First we need to obtain a structure
that has all of the atoms present (including hydrogens) and center the molecule
with respect to the origin:
convpdb.pl -nsel protein 1ENH.pdb > 1enh.protein.pdb
complete.pl 1enh.protein.pdb > 1enh.allh.pdb
convpdb.pl -center 1enh.allh.pdb > 1enh.center.pdb
Electrostatic solvation energies according to Poisson theory can be obtained
using the CHARMM PBEQ module with the following command:
pbCHARMM.pl 1enh.center.pdb
The Poisson equation is solved on a grid where the grid resolution determines
the accuracy of the result. You can change the grid resolution with the
parameter 'dcel':
pbCHARMM.pl -par dcel=0.5 1enh.center.pdb
Try using values from 0.5 (default) to 0.2. How does the
energy change?
The GBMV generalized Born approximation can also be used
to calculate electrostatic solvation energies.

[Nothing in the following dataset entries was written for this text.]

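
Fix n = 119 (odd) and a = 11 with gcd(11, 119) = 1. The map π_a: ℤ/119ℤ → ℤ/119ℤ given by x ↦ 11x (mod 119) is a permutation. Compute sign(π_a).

-1

Start at x=23: 23 → 15 → 46 → 30 → 92 → 60 → 65 → … (one orbit).
Decompose π into cycles: lengths [48, 48, 16, 3, 3, 1] (6 cycles, including the fixed point 0).
6 cycles on 119: each ℓ→(−1)^(ℓ−1), product (−1)^113 = -1.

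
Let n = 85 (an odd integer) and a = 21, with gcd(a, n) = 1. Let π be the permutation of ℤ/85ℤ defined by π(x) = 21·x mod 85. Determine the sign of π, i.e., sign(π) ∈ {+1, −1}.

Trace 21: π^k(21) = [21, 16, 81, 1] for k=0..3.
Decompose π into cycles: lengths [4, 4, 4, 4, 4, 4, 4, 4, 4, 4, 4, 4, 4, 4, 4, 4, 4, 4, 4, 4, 1, 1, 1, 1, 1] (25 cycles, including the fixed point 0).
n − c = 85 − 25 = 60; sign = (−1)^60 = +1.
Via Zolotarev, sign(π_{21}) = (21|85) = +1.

+1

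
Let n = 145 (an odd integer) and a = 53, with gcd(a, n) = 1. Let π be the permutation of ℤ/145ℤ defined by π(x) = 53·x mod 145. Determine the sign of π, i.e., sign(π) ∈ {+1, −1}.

-1

Trace 36: π^k(36) = [36, 23, 59, 82, 141, 78, 74] for k=0..6.
Cycle type of π: 28×4 + 7×4 + 4 + 1; total 10 cycles.
n − c = 145 − 10 = 135; sign = (−1)^135 = -1.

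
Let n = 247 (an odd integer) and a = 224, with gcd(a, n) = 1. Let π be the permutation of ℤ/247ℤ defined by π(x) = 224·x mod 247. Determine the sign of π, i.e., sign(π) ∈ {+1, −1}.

-1

Trace 100: π^k(100) = [100, 170, 42, 22, 235, 29, 74] for k=0..6.
π_224 has 18 disjoint cycles with lengths [18, 18, 18, 18, 18, 18, 18, 18, 18, 18, 18, 18, 18, 3, 3, 3, 3, 1] on {0,…,246}.
Σ(ℓ_i−1) = 247−18 = 229; sign = (−1)^229 = -1.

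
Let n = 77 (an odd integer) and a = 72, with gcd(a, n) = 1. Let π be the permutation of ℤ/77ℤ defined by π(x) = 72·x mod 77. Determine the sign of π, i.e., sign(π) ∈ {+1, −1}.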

Try calculating the GB
energy for the same system with the following command:
enerCHARMM.pl -par gb,nocut -out gb 1enh.center.pdb
How much does the result deviate?
An alternative to the commonly employed molecular surface definition (that is
used by default) a smoother surface based on overlapping van der Waals spheres
is sometimes used. This surface is turned on with the 'smooth' parameter:
pbCHARMM.pl -par dcel=0.5,smooth 1enh.center.pdb
The GBSW method matches the smooth surface. GBSW energies are calculated with:
enerCHARMM.pl -par gb=gbsw,nocut -out gb 1enh.center.pdb
Compare all of the results obtained so far.
2. Calculation of electrostatic maps by solving the Poisson equation
Maps of electrostatic potentials around biomolecules are useful in determining possible
interaction sites for protein-protein and protein-ligand interactions. Electrostatic
potentials can be obtained by solving the Poisson equation for a given molecular structure.
In this exercise we will use CHARMM to carry out such a calculation and then use VMD
in order to visualize the results.
We will use the tool
pbCHARMM.pl again in order to calculate the electrostatic
potential on a grid:
pbCHARMM.pl -emap phi.dx 1enh.center.pdb
The electrostatic potential is best visualized by projection onto the molecular surface.
The molecular surface can be obtained from the distribution of the dielectric constant with:
pbCHARMM.pl -dx -grid epsx grid.dx 1enh.center.pdb
Now use VMD and load the molecule, the molecular surface, and the electrostatic potential.
Color the molecular surface according to the potential and compare with the location
of the charged residues on the surface.
Calculate the electrostatic map also for the smooth van der Waals-based surface and compare.
Because the surface has changed, both the electrostatic potential and surface need to
be recalculated.
You can change the dielectric constant and introduce a salt concentration of the solute.
The corresponding parameters are epsw (external dielectric constant) and pbionconc
(ion concentration). For example, epsilon=50 and an ion concentration of 0.1 M is modeled
with:
pbCHARMM.pl -emap modphi.dx -par epsw=50,pbionconc=0.1 1enh.center.pdb
Compare the resulting map with the result obtained previously.